Le 23 février, plusieurs médias ont annoncé qu’une procédure de dissolution visait deux groupes d’extrême droite, dont les nationalistes-révolutionnaires du Bloc Montpelliérain, créé début 2024. Mais selon plusieurs chercheurs, cette stratégie de dissolution est jugée inefficace, voire contre-productive
Actif à Montpellier depuis deux ans, le Bloc montpelliérain est désormais sous le coup d’une procédure de dissolution. L’information a été révélée dans la presse ce lundi 23 février : le gouvernement envisage, depuis plusieurs mois, de dissoudre une association de gauche (dont le nom reste pour l’instant inconnu) ainsi que deux groupuscules d’extrême droite, Patricia Albiges et le Bloc montpelliérain. Ce dernier a rapidement réagi en publiant un communiqué victimaire sur ses réseaux sociaux, accusant le gouvernement de « dérouler le tapis rouge aux militants antifas » et de céder « aux pressions de la gauche ».

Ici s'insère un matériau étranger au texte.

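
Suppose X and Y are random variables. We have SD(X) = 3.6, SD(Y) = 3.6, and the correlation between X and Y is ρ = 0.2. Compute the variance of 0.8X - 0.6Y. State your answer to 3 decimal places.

10.472

V(X) = (3.6)² = 12.96;  V(Y) = (3.6)² = 12.96
Cov(X,Y) = ρ·SD(X)·SD(Y) = 0.2·3.6·3.6 = 2.592
V(0.8X - 0.6Y) = (0.8)²·V(X) + (-0.6)²·V(Y) + 2·(0.8)·(-0.6)·Cov(X,Y)
= 0.64·12.96 + 0.36·12.96 + -0.96·2.592 = 10.47168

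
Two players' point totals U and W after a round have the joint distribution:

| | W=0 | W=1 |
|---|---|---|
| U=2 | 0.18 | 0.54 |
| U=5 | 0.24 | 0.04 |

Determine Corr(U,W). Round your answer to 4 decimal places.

-0.5523

E[U] = 2.84,  E[W] = 0.58
E[UW] = 1.28
cov(U,W) = E[UW] − E[U]E[W] = 1.28 − (2.84)(0.58) = -0.3672
var(U) = 1.8144,  var(W) = 0.2436
ρ = -0.3672 / √(1.8144·0.2436) ≈ -0.5523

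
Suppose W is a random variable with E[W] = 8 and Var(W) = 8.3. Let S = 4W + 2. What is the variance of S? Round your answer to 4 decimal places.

Var(4W + 2) = (4)²·Var(W) = 16·8.3 = 132.8

132.8000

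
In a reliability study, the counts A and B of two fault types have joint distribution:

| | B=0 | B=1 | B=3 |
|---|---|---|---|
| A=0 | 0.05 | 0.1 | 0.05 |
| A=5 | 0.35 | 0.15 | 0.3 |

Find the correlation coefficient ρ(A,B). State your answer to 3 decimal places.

0.019

E[A] = 4,  E[B] = 1.3
E[AB] = 5.25
cov(A,B) = E[AB] − E[A]E[B] = 5.25 − (4)(1.3) = 0.05
Var(A) = 4,  Var(B) = 1.71
ρ = 0.05 / √(4·1.71) ≈ 0.019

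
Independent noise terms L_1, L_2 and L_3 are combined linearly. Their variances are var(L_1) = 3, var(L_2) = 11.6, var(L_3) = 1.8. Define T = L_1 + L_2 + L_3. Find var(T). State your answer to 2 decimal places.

16.40

By independence, var(T) = (1)²var(L_1) + (1)²var(L_2) + (1)²var(L_3)
= (1)²·3 + (1)²·11.6 + (1)²·1.8 = 16.4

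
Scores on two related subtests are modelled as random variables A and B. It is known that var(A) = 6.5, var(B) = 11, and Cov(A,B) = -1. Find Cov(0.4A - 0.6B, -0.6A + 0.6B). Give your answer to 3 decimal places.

-6.120

Cov(0.4A - 0.6B, -0.6A + 0.6B) = (0.4)(-0.6)var(A) + (-0.6)(0.6)var(B) + [(0.4)(0.6) + (-0.6)(-0.6)]Cov(A,B)
= -0.24·6.5 + -0.36·11 + 0.6·-1 = -6.12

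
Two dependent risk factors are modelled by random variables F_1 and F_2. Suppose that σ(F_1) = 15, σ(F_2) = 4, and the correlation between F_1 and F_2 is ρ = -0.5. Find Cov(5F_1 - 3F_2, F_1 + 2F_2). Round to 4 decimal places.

819.0000

V(F_1) = (15)² = 225;  V(F_2) = (4)² = 16
Cov(F_1,F_2) = ρ·σ(F_1)·σ(F_2) = -0.5·15·4 = -30
Cov(5F_1 - 3F_2, F_1 + 2F_2) = (5)(1)V(F_1) + (-3)(2)V(F_2) + [(5)(2) + (-3)(1)]Cov(F_1,F_2)
= 5·225 + -6·16 + 7·-30 = 819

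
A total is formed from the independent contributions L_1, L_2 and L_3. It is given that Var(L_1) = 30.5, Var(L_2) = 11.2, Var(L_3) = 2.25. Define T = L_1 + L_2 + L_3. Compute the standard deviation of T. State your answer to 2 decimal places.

6.63

By independence, Var(T) = (1)²Var(L_1) + (1)²Var(L_2) + (1)²Var(L_3)
= (1)²·30.5 + (1)²·11.2 + (1)²·2.25 = 43.95
sd(T) = √43.95 ≈ 6.63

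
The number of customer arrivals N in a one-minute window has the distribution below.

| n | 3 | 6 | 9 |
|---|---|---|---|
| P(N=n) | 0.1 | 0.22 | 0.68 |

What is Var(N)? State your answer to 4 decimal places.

3.9924

E[N] = (3)(0.1) + (6)(0.22) + (9)(0.68) = 7.74
E[N²] = (3)²(0.1) + (6)²(0.22) + (9)²(0.68) = 63.9
Var(N) = E[N²] − (E[N])² = 63.9 − (7.74)² = 3.9924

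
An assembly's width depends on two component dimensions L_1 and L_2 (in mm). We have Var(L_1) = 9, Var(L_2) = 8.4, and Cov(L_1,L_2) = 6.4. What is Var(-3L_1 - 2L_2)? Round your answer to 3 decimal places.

Var(-3L_1 - 2L_2) = (-3)²·Var(L_1) + (-2)²·Var(L_2) + 2·(-3)·(-2)·Cov(L_1,L_2)
= 9·9 + 4·8.4 + 12·6.4 = 191.4

191.400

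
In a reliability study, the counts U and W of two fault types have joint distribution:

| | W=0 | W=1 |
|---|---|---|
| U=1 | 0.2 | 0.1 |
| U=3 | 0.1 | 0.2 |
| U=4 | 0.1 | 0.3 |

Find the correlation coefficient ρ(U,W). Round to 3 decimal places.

E[U] = 2.8,  E[W] = 0.6
E[UW] = 1.9
cov(U,W) = E[UW] − E[U]E[W] = 1.9 − (2.8)(0.6) = 0.22
Var(U) = 1.56,  Var(W) = 0.24
ρ = 0.22 / √(1.56·0.24) ≈ 0.360

0.360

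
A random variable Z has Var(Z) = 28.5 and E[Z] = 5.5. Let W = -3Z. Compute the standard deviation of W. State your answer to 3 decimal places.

Var(-3Z) = (-3)²·28.5 = 256.5
SD(W) = √256.5 ≈ 16.016

16.016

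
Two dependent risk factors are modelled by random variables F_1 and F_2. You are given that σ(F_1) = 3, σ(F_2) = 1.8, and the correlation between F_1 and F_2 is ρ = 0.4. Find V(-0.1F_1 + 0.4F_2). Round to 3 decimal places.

0.436

V(F_1) = (3)² = 9;  V(F_2) = (1.8)² = 3.24
Cov(F_1,F_2) = ρ·σ(F_1)·σ(F_2) = 0.4·3·1.8 = 2.16
V(-0.1F_1 + 0.4F_2) = (-0.1)²·V(F_1) + (0.4)²·V(F_2) + 2·(-0.1)·(0.4)·Cov(F_1,F_2)
= 0.01·9 + 0.16·3.24 + -0.08·2.16 = 0.4356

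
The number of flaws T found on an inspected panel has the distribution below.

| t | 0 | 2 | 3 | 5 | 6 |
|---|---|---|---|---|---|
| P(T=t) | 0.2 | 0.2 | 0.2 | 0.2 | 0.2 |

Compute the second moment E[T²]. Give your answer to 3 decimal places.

E[T²] = (0)²(0.2) + (2)²(0.2) + (3)²(0.2) + (5)²(0.2) + (6)²(0.2) = 14.8

14.800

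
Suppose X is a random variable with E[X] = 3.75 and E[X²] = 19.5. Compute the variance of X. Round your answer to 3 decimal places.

5.438

V(X) = 19.5 − (3.75)² = 5.4375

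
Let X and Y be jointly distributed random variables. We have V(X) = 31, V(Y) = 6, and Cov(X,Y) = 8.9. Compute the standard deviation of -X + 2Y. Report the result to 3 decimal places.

V(-X + 2Y) = (-1)²·V(X) + (2)²·V(Y) + 2·(-1)·(2)·Cov(X,Y)
= 1·31 + 4·6 + -4·8.9 = 19.4
SD(-X + 2Y) = √19.4 ≈ 4.405

4.405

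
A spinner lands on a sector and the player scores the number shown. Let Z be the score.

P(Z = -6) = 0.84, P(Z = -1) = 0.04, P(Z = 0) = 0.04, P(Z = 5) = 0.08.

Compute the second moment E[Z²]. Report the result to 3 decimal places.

E[Z²] = (-6)²(0.84) + (-1)²(0.04) + (0)²(0.04) + (5)²(0.08) = 32.28

32.280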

Fondé en janvier 2024, ce groupe néo-fasciste s’est rapidement fait connaitre par son imagerie sans ambiguïté (des stickers avec un char de l’armée du IIIe Reich siglés du slogan “Montpellier c’est l’Allemagne”) et ses actions violentes. Début 2024, ses militants intimident et menacent des journalistes lors d’une manifestation de soutien aux agriculteurs à Montpellier. Un de ses membres es également soupçonné d’avoir frappé un syndicaliste à la fête des fanfares de juin 2024 (condamné en première instance, il a fait appel). Plus récemment, le groupuscule a été accusé d’être à l’origine de l’attaque d’un bar communiste à Alès, ce que ses membres démentent. Actif au sein de la mouvance nationaliste-révolutionnaire, le groupe envoie ses militants parader au comité du 9 mai (manifestation néo-nazie ayant lieu chaque année à Paris) ou faire le service d’ordre de la marche après la mort du militant néo-fasciste Quentin Deranque, le 21 février dernier, à Lyon.

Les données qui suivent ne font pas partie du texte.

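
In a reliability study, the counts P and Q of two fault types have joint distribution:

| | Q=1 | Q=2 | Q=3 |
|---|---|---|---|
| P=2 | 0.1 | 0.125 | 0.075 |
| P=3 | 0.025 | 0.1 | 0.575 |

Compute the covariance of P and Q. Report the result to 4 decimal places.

0.1825

E[P] = 2.7,  E[Q] = 2.525
E[PQ] = 7
Cov(P,Q) = E[PQ] − E[P]E[Q] = 7 − (2.7)(2.525) = 0.1825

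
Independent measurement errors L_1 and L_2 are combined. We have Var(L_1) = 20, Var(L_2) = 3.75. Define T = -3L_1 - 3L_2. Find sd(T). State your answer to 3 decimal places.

By independence, Var(T) = (-3)²Var(L_1) + (-3)²Var(L_2)
= (-3)²·20 + (-3)²·3.75 = 213.75
sd(T) = √213.75 ≈ 14.620

14.620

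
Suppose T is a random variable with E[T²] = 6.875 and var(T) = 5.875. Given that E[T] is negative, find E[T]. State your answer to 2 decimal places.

-1.00

(E[T])² = E[T²] − var(T) = 6.875 − 5.875 = 1
E[T] = −√1 = -1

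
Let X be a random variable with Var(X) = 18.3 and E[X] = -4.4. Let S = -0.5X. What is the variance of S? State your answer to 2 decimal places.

4.58

Var(-0.5X) = (-0.5)²·Var(X) = 0.25·18.3 = 4.575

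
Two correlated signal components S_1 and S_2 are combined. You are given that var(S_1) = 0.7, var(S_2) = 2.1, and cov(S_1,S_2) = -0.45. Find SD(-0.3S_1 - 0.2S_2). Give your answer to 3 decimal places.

var(-0.3S_1 - 0.2S_2) = (-0.3)²·var(S_1) + (-0.2)²·var(S_2) + 2·(-0.3)·(-0.2)·cov(S_1,S_2)
= 0.09·0.7 + 0.04·2.1 + 0.12·-0.45 = 0.093
SD(-0.3S_1 - 0.2S_2) = √0.093 ≈ 0.305

0.305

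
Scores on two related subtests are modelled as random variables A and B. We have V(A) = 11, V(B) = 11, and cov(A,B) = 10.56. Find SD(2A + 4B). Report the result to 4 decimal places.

19.7221

V(2A + 4B) = (2)²·V(A) + (4)²·V(B) + 2·(2)·(4)·cov(A,B)
= 4·11 + 16·11 + 16·10.56 = 388.96
SD(2A + 4B) = √388.96 ≈ 19.7221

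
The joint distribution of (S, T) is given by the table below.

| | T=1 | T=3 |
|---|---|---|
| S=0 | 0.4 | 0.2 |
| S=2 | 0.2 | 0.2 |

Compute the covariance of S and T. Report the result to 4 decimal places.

E[S] = 0.8,  E[T] = 1.8
E[ST] = 1.6
Cov(S,T) = E[ST] − E[S]E[T] = 1.6 − (0.8)(1.8) = 0.16

0.1600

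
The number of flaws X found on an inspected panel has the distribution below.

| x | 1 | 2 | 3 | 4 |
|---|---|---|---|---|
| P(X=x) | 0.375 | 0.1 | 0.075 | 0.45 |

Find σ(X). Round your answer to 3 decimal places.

1.375

E[X] = (1)(0.375) + (2)(0.1) + (3)(0.075) + (4)(0.45) = 2.6
E[X²] = (1)²(0.375) + (2)²(0.1) + (3)²(0.075) + (4)²(0.45) = 8.65
Var(X) = E[X²] − (E[X])² = 8.65 − (2.6)² = 1.89
σ(X) = √1.89 ≈ 1.375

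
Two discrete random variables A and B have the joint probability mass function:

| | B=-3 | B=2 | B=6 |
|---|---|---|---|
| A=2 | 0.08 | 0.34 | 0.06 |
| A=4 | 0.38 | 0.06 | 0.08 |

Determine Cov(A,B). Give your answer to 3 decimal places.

E[A] = 3.04,  E[B] = 0.26
E[AB] = -0.56
Cov(A,B) = E[AB] − E[A]E[B] = -0.56 − (3.04)(0.26) = -1.3504

-1.350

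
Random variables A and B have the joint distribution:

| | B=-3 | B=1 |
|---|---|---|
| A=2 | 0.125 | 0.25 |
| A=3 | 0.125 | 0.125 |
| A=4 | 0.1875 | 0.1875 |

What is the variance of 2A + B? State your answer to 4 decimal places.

E[A] = 3,  E[B] = -0.75,  E[AB] = -2.5
var(A) = 9.75 − (3)² = 0.75;  var(B) = 4.5 − (-0.75)² = 3.9375
cov(A,B) = -2.5 − (3)(-0.75) = -0.25
var(2A + B) = (2)²·0.75 + (1)²·3.9375 + 2·(2)·(1)·-0.25 = 5.9375

5.9375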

"Ici c'est les blancs" Le poing a reçu ces images de la manifestation montpellieraine des #AgriculteurEnColere où l'on voit des militants nationalistes du bloc montpellierain intimider le journaliste @RicardParreir, article à venir pic.twitter.com/tk997Phzt6
— Le Poing – Montpellier (@lepoinginfo) January 26, 2024
Dissoudre ne résout rien
Selon plusieurs chercheurs, la dissolution de groupuscules d’extrême droite relève surtout de l’effet d’annonce. Interrogé sur BFMTV en 2021, au moment de la dissolution de Génération Identitaire, l’historien spécialiste de l’extrême droite Nicolas Lebourg expliquait que « la dissolution n’aura qu’une efficacité limitée », car elle ne vise qu’une entité juridique, tandis que « les réseaux, eux, continuent d’exister ». Même constat du côté de l’historien Stéphane François, qui affirmait dès 2013 dans Le Journal du Dimanche que « la dissolution ne servira à rien. Il y a déjà eu plusieurs dissolutions de ce type par le passé : les groupes ont changé de nom, se sont reformés sous une autre identité et ont repris leur bonhomme de chemin. »

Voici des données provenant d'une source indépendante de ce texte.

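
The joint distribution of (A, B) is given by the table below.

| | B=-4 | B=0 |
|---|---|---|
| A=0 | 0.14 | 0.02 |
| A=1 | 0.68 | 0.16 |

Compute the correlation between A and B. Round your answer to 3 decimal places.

E[A] = 0.84,  E[B] = -3.28
E[AB] = -2.72
Cov(A,B) = E[AB] − E[A]E[B] = -2.72 − (0.84)(-3.28) = 0.0352
Var(A) = 0.1344,  Var(B) = 2.3616
ρ = 0.0352 / √(0.1344·2.3616) ≈ 0.062

0.062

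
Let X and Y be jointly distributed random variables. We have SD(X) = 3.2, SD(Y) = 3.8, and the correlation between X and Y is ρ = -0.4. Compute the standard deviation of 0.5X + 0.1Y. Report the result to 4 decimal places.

V(X) = (3.2)² = 10.24;  V(Y) = (3.8)² = 14.44
Cov(X,Y) = ρ·SD(X)·SD(Y) = -0.4·3.2·3.8 = -4.864
V(0.5X + 0.1Y) = (0.5)²·V(X) + (0.1)²·V(Y) + 2·(0.5)·(0.1)·Cov(X,Y)
= 0.25·10.24 + 0.01·14.44 + 0.1·-4.864 = 2.218
SD(0.5X + 0.1Y) = √2.218 ≈ 1.4893

1.4893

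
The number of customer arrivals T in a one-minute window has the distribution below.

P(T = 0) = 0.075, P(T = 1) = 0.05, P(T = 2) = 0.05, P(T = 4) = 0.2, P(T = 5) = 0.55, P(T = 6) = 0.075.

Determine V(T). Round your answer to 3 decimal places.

2.678

E[T] = (0)(0.075) + (1)(0.05) + (2)(0.05) + (4)(0.2) + (5)(0.55) + (6)(0.075) = 4.15
E[T²] = (0)²(0.075) + (1)²(0.05) + (2)²(0.05) + (4)²(0.2) + (5)²(0.55) + (6)²(0.075) = 19.9
V(T) = E[T²] − (E[T])² = 19.9 − (4.15)² = 2.6775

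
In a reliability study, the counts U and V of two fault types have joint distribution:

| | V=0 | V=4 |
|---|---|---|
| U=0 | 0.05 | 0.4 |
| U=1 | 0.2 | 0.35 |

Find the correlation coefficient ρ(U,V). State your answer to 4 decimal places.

E[U] = 0.55,  E[V] = 3
E[UV] = 1.4
cov(U,V) = E[UV] − E[U]E[V] = 1.4 − (0.55)(3) = -0.25
Var(U) = 0.2475,  Var(V) = 3
ρ = -0.25 / √(0.2475·3) ≈ -0.2901

-0.2901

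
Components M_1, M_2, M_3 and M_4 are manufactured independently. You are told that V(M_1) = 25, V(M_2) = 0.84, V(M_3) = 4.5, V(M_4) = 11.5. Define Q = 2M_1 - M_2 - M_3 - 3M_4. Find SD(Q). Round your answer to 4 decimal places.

14.4513

By independence, V(Q) = (2)²V(M_1) + (-1)²V(M_2) + (-1)²V(M_3) + (-3)²V(M_4)
= (2)²·25 + (-1)²·0.84 + (-1)²·4.5 + (-3)²·11.5 = 208.84
SD(Q) = √208.84 ≈ 14.4513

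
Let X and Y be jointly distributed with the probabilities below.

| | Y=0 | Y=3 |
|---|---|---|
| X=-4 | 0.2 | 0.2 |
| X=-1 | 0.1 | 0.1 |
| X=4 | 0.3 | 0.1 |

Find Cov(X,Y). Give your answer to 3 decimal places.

E[X] = -0.2,  E[Y] = 1.2
E[XY] = -1.5
Cov(X,Y) = E[XY] − E[X]E[Y] = -1.5 − (-0.2)(1.2) = -1.26

-1.260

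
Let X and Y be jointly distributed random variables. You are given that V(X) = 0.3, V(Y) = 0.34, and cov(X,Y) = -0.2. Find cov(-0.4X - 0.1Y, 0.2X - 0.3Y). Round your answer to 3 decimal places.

-0.034

cov(-0.4X - 0.1Y, 0.2X - 0.3Y) = (-0.4)(0.2)V(X) + (-0.1)(-0.3)V(Y) + [(-0.4)(-0.3) + (-0.1)(0.2)]cov(X,Y)
= -0.08·0.3 + 0.03·0.34 + 0.1·-0.2 = -0.0338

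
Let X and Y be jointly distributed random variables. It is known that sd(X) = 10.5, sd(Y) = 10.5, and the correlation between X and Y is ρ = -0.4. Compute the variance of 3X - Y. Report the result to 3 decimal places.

1367.100

Var(X) = (10.5)² = 110.25;  Var(Y) = (10.5)² = 110.25
Cov(X,Y) = ρ·sd(X)·sd(Y) = -0.4·10.5·10.5 = -44.1
Var(3X - Y) = (3)²·Var(X) + (-1)²·Var(Y) + 2·(3)·(-1)·Cov(X,Y)
= 9·110.25 + 1·110.25 + -6·-44.1 = 1367.1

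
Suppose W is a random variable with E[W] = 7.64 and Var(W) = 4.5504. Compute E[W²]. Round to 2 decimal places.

62.92

E[W²] = Var(W) + (E[W])² = 4.5504 + (7.64)² = 62.92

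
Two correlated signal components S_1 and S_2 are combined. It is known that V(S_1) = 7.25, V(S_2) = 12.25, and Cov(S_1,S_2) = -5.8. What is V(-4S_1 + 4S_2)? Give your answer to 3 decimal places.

V(-4S_1 + 4S_2) = (-4)²·V(S_1) + (4)²·V(S_2) + 2·(-4)·(4)·Cov(S_1,S_2)
= 16·7.25 + 16·12.25 + -32·-5.8 = 497.6

497.600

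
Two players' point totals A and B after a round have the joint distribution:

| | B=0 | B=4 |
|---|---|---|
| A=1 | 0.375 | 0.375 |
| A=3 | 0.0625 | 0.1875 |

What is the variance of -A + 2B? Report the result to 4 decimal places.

15.0000

E[A] = 1.5,  E[B] = 2.25,  E[AB] = 3.75
Var(A) = 3 − (1.5)² = 0.75;  Var(B) = 9 − (2.25)² = 3.9375
Cov(A,B) = 3.75 − (1.5)(2.25) = 0.375
Var(-A + 2B) = (-1)²·0.75 + (2)²·3.9375 + 2·(-1)·(2)·0.375 = 15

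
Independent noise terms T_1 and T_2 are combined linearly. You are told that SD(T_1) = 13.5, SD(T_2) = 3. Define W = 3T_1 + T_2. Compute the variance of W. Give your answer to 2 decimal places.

1649.25

Var(T_1) = 182.25, Var(T_2) = 9
By independence, Var(W) = (3)²Var(T_1) + (1)²Var(T_2)
= (3)²·182.25 + (1)²·9 = 1649.25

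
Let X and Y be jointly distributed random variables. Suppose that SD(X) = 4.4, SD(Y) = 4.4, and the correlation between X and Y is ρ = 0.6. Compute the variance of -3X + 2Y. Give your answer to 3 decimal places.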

Pire encore, ces mesures pourraient avoir des effets contre-productifs. Si en poussant les militants à se réorganiser sur une base locale, elles favorisent l’émergence de réseaux plus diffus, elles peuvent aussi encourager une radicalisation des modes d’action. Nicolas Lebourg rappelait ainsi en 2021 : « Il y a des dissolutions comme celle d’Ordre nouveau en 1972, où l’on observe davantage de violences après. Les militants se disent que, puisque l’action légale n’est plus possible, ils passent à l’action violente. C’est un vrai problème : ces dissolutions sont présentées comme des mesures d’ordre public, mais elles troublent souvent l’ordre public. » Avec, en toile de fond aujourd’hui, la crainte d’un basculement vers des formes d’action encore plus violentes, voire terroristes, comme l’illustre le documentaire TERRORGRAM : comment le terrorisme d’extrême droite s’organise.
Surtout, de telles procédures, présentées comme nécessaires au maintien de l’ordre public, sont invariablement utilisées pour frapper les vrais opposants : groupes écologistes, antifascistes ou autonomes en font les frais de plus en plus régulièrement. Il est inimaginable de se réjouir de mesures répressives renforçant un arsenal qui vise aussi les mouvements progressistes.
Le Bloc Montpelliérain, né sur les cendres de l’éphémère groupuscule Jeunesse Saint-Roch, est déjà habitué aux ravalements de façade, et la dissolution n’y changera rien. Le fond politique lui, reste toujours identique.